Tiny sql-injection problem.

Hey. Yes, little UNION based sql-injection problem.

xxx.php?id=1 order by 1/* Brings back the actual website. xxx.php?id=1 order by 2/* Gives an error: Unknown column '2' in 'order clause'.

So we have only 1 column.

The problem is, when i try to: xxx.php?id=1 union all select 1/* It gives an error: The used SELECT statements have a different number of columns.

0_o.. ideas?

Try other options. try select. keep testing it until you get the results you want. be creative.
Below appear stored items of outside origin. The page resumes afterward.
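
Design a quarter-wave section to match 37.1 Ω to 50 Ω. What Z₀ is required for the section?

Z_qwt = √(Z_0·R_L) = √(50 × 37.1) = √1855

Z_qwt ≈ 43.1 Ω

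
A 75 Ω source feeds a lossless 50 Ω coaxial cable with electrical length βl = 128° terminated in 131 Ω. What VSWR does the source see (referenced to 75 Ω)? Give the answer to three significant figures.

VSWR ≈ 3.16

tan(βl) = -1.28
Z_in = Z_0·(Z_L + jZ_0·tanβl)/(Z_0 + jZ_L·tanβl) = 28.2 + j30.6 Ω
Γ_s = (Z_in − Z_s)/(Z_in + Z_s) = (-46.8 + j30.6)/(103 + j30.6), |Γ_s| = 0.519
VSWR = (1 + |Γ_s|)/(1 − |Γ_s|)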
Select won't make a difference.

Basically what is happening is that their are at least two different select statements that the site is pulling from xxx.php?id=1

So one statement may be selecting from a table that has only 1 column, but the statement that you are looking for (and where the data is being written out) is selecting from a different table with more than 1 column. Just to be sure, try UNION ALL SELECT 1111111/* and then do a cntrl F in the source code for 1111111. If it shows up then you're golden.

Most likely though it won't show up and you'll have to figure out how many columns are in the other table that it is selecting from. Try doing ORDER BY 100/*….do you get the same error? Does the error show up where the content is, but the rest of the page loads normally? Or is it a white screen with the error message? If it's a white screen then most likely you won't be able to exploit it.